8. Two-pass experiment (via n8n)
A separate two-pass approach was tested in n8n: first, OCR-only extraction produced JSON for invoice and products; then a second stage analyzed that JSON for picking correctness.
This performed noticeably worse. In practice, when the model saw raw photos directly, it had better context and produced more accurate one-pass conclusions.
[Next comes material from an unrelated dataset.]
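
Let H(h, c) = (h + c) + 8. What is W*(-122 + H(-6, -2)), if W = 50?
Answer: -6100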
The final production path therefore used one-pass flow: “photos -> analysis -> conclusion.”
9. What to keep in mind when replicating this in another project
- Define a photo capture standard for staff first (angle, light, SKU visibility).
- Design error handling and resubmission flow explicitly, not just the happy path.
- Track metrics from day one: wrong-picking rate, manual recheck share, and verification time per order.
If needed, the next iteration can add bot UI screenshots, a sample JSON schema, and fixed before/after metrics as a compact case-study package for proposals.